We have been experiencing mixed global economic data over the past several months and in response, the Federal Reserve announced a third round of quantitative easing (QE3). Bernanke commented that in addition to boosting economic growth and thus employment, it’s the Fed’s intention to help savers by pushing asset values higher. The asset values in which he refers are riskier assets such as real estate and equities. While the market initially responded favorably, it ultimately declined through the end of the quarter. 

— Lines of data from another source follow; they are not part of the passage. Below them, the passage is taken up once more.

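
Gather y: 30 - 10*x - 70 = -10*x - 40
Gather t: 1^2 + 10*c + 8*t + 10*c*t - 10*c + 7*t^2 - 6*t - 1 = 7*t^2 + t*(10*c + 2)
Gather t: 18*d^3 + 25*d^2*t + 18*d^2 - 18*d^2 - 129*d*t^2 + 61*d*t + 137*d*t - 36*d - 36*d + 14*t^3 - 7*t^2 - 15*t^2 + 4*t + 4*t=18*d^3 - 72*d + 14*t^3 + t^2*(-129*d - 22) + t*(25*d^2 + 198*d + 8)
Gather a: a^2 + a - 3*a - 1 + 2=a^2 - 2*a + 1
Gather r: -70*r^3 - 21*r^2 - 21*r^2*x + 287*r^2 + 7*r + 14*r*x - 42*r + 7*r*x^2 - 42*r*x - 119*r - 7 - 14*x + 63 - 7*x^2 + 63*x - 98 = -70*r^3 + r^2*(266 - 21*x) + r*(7*x^2 - 28*x - 154) - 7*x^2 + 49*x - 42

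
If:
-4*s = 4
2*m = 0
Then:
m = 0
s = -1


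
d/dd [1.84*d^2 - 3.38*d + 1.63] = 3.68*d - 3.38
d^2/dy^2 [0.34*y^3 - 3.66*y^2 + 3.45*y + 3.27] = 2.04*y - 7.32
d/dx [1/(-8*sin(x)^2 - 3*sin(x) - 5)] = (16*sin(x) + 3)*cos(x)/(8*sin(x)^2 + 3*sin(x) + 5)^2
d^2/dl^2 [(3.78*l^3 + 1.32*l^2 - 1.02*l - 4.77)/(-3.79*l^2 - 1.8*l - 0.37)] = (5.6843418860808e-14*l^5 + 5.6843418860808e-14*l^4 + 33.419832*l^3 + 407.101878*l^2 + 183.558672*l + 15.811602)/(54.439939*l^6 + 77.56614*l^5 + 52.782951*l^4 + 20.97684*l^3 + 5.152953*l^2 + 0.73926*l + 0.050653)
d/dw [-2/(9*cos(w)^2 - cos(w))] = 2*(sin(w)/cos(w)^2 - 18*tan(w))/(9*cos(w) - 1)^2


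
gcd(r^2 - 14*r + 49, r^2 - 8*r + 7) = r - 7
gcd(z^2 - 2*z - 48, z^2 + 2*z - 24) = z + 6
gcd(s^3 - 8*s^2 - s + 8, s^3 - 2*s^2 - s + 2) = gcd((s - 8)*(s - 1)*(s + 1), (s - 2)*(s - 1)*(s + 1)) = s^2 - 1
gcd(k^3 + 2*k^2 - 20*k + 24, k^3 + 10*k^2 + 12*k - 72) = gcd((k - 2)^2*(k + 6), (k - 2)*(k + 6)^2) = k^2 + 4*k - 12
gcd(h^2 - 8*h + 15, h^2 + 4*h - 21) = h - 3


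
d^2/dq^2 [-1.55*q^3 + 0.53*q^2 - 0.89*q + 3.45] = 1.06 - 9.3*q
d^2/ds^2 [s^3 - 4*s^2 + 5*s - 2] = 6*s - 8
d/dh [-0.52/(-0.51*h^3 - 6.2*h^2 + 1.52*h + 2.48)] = (-0.7956*h^2 - 6.448*h + 0.7904)/(0.51*h^3 + 6.2*h^2 - 1.52*h - 2.48)^2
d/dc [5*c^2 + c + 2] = 10*c + 1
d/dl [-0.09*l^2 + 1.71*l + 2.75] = 1.71 - 0.18*l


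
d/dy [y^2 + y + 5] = 2*y + 1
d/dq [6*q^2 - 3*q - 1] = 12*q - 3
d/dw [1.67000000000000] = 0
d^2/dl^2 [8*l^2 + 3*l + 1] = 16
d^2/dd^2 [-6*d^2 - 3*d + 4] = -12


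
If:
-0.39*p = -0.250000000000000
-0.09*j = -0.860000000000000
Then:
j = 9.56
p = 0.64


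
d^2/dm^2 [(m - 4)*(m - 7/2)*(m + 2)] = 6*m - 11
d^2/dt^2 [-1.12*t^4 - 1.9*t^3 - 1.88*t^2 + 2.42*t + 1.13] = -13.44*t^2 - 11.4*t - 3.76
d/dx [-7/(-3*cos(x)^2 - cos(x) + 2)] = 7*(6*cos(x) + 1)*sin(x)/(3*cos(x)^2 + cos(x) - 2)^2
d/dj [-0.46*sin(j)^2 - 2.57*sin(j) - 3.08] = -(0.92*sin(j) + 2.57)*cos(j)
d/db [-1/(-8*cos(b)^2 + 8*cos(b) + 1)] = 8*(-sin(b) + sin(2*b))/(8*cos(b) - 4*cos(2*b) - 3)^2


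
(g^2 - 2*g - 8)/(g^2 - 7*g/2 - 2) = 2*(g + 2)/(2*g + 1)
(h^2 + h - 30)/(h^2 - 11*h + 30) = (h + 6)/(h - 6)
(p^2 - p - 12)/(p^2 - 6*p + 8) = (p + 3)/(p - 2)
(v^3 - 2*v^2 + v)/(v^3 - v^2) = (v - 1)/v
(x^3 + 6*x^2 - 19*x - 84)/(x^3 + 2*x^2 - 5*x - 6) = (x^2 + 3*x - 28)/(x^2 - x - 2)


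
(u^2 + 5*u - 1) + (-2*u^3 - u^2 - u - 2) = -2*u^3 + 4*u - 3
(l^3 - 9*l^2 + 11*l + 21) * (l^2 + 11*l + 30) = l^5 + 2*l^4 - 58*l^3 - 128*l^2 + 561*l + 630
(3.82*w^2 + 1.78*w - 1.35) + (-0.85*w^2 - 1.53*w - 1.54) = 2.97*w^2 + 0.25*w - 2.89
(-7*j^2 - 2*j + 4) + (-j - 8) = -7*j^2 - 3*j - 4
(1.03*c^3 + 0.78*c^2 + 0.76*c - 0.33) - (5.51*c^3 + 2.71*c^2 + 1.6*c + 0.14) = -4.48*c^3 - 1.93*c^2 - 0.84*c - 0.47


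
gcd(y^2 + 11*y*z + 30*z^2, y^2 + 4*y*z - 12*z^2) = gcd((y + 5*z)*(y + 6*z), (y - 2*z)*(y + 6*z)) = y + 6*z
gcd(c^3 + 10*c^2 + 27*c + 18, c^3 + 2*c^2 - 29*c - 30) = c^2 + 7*c + 6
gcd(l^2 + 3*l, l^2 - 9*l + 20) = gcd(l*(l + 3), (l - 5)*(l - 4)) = 1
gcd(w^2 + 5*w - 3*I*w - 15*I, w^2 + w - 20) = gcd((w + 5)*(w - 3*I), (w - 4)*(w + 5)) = w + 5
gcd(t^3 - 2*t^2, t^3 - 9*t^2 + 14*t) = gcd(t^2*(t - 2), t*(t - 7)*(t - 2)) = t^2 - 2*t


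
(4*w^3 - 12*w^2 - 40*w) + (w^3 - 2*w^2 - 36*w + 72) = 5*w^3 - 14*w^2 - 76*w + 72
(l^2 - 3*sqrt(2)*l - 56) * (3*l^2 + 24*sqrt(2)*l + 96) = 3*l^4 + 15*sqrt(2)*l^3 - 216*l^2 - 1632*sqrt(2)*l - 5376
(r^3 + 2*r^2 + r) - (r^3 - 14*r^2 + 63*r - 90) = 16*r^2 - 62*r + 90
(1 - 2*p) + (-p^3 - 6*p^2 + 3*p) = -p^3 - 6*p^2 + p + 1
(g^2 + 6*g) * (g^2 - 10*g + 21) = g^4 - 4*g^3 - 39*g^2 + 126*g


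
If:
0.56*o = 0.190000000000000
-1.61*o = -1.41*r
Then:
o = 0.34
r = 0.39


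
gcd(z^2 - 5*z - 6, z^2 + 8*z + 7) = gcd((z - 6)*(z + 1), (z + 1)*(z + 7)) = z + 1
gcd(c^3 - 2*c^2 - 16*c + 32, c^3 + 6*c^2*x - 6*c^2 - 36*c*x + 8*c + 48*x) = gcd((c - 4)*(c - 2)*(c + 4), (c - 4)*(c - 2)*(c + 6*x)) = c^2 - 6*c + 8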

The Fed and Corporate America

 

Quantitative easing is an alternative fed policy response used to spur economic growth by anchoring interest rates. Unfortunately, pushing interest rates lower has not significantly improved economic growth or employee hiring. Both of these facts were noted in the Fed’s QE3 statement. “We expect the economy to continue to grow. Our concern is not really a recession. Our concern is that growth will continue but at a pace that’s insufficient to put people back to work.” Interestingly, the Fed’s open ended statements regarding the timing and degree of bond purchases implies QE3 could very easily become “QE-perpetuity.”  Lasting quantitative easing could likely lead to inflationary pressures and we suspect the Fed wants this desperately, but if the Fed thinks they can temper future inflation, just note, inflation is the most regressive tax of all.  A cheaper dollar, by way of inflation, is one alternative to tackling our deficit issues. Our current rate of economic growth has not been sufficient to put much of a dent in the deficit faced in Washington. As the chart on the following next page shows, the gap between government revenues and outlays continues to run at record dollar levels and as a percentage of GDP. This is a path that is unsustainable and must be addressed in the near term.

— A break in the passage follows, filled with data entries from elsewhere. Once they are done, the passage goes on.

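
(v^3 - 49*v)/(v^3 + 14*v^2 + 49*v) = (v - 7)/(v + 7)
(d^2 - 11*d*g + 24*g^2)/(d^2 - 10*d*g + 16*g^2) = (d - 3*g)/(d - 2*g)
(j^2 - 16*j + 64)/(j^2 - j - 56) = (j - 8)/(j + 7)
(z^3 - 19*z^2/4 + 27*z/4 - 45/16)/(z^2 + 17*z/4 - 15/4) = (z^2 - 4*z + 15/4)/(z + 5)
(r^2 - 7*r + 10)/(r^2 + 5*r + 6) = (r^2 - 7*r + 10)/(r^2 + 5*r + 6)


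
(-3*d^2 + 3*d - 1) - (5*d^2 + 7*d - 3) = -8*d^2 - 4*d + 2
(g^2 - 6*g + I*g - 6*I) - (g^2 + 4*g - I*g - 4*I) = -10*g + 2*I*g - 2*I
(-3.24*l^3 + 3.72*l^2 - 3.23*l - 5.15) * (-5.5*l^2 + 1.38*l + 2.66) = 17.82*l^5 - 24.9312*l^4 + 14.2802*l^3 + 33.7628*l^2 - 15.6988*l - 13.699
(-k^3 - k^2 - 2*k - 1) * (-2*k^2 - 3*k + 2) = 2*k^5 + 5*k^4 + 5*k^3 + 6*k^2 - k - 2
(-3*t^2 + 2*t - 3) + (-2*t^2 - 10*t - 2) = -5*t^2 - 8*t - 5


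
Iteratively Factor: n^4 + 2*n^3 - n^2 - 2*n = (n + 1)*(n^3 + n^2 - 2*n) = n*(n + 1)*(n^2 + n - 2) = n*(n - 1)*(n + 1)*(n + 2)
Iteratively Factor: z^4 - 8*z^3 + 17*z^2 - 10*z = (z - 1)*(z^3 - 7*z^2 + 10*z) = (z - 2)*(z - 1)*(z^2 - 5*z) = z*(z - 2)*(z - 1)*(z - 5)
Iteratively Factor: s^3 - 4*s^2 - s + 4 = (s - 4)*(s^2 - 1) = (s - 4)*(s - 1)*(s + 1)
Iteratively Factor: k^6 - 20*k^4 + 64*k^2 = (k)*(k^5 - 20*k^3 + 64*k) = k*(k - 2)*(k^4 + 2*k^3 - 16*k^2 - 32*k) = k*(k - 2)*(k + 2)*(k^3 - 16*k) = k^2*(k - 2)*(k + 2)*(k^2 - 16) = k^2*(k - 2)*(k + 2)*(k + 4)*(k - 4)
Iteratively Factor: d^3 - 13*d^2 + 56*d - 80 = (d - 4)*(d^2 - 9*d + 20) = (d - 4)^2*(d - 5)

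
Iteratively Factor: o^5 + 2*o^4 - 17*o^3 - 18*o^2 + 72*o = (o + 3)*(o^4 - o^3 - 14*o^2 + 24*o) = (o - 2)*(o + 3)*(o^3 + o^2 - 12*o) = (o - 3)*(o - 2)*(o + 3)*(o^2 + 4*o) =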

Maintaining loose monetary policy has not been as effective as the Fed would hope during this household and corporate deleveraging cycle. Companies have been vocal in regard to their greater concern about the future of tax and regulatory policies. On October 4th, The Conference Board released its CEO Confidence Survey results and noted the measure declined to 42 from 47 in the previous quarter. The Conference Board noted, “This latest report reflects ongoing concern about the strength of the economy. CEO assessment of current conditions remains weak and they have grown increasingly pessimistic about the short-term outlook. Sluggish growth and a persistent cloud of uncertainty have played a role in CEOs curtailing spending plans this year….Nearly one-third of chief executives report scaling back on their company’s capital spending plans since January of this year, while less than 10 percent have increased spending based on a supplementary question asked each year in the third quarter. Last year, 22 percent of respondents had increased their capital spending plans and 23 percent had made cuts. A decline in sales volume is a major reason for cutting back on spending plans.”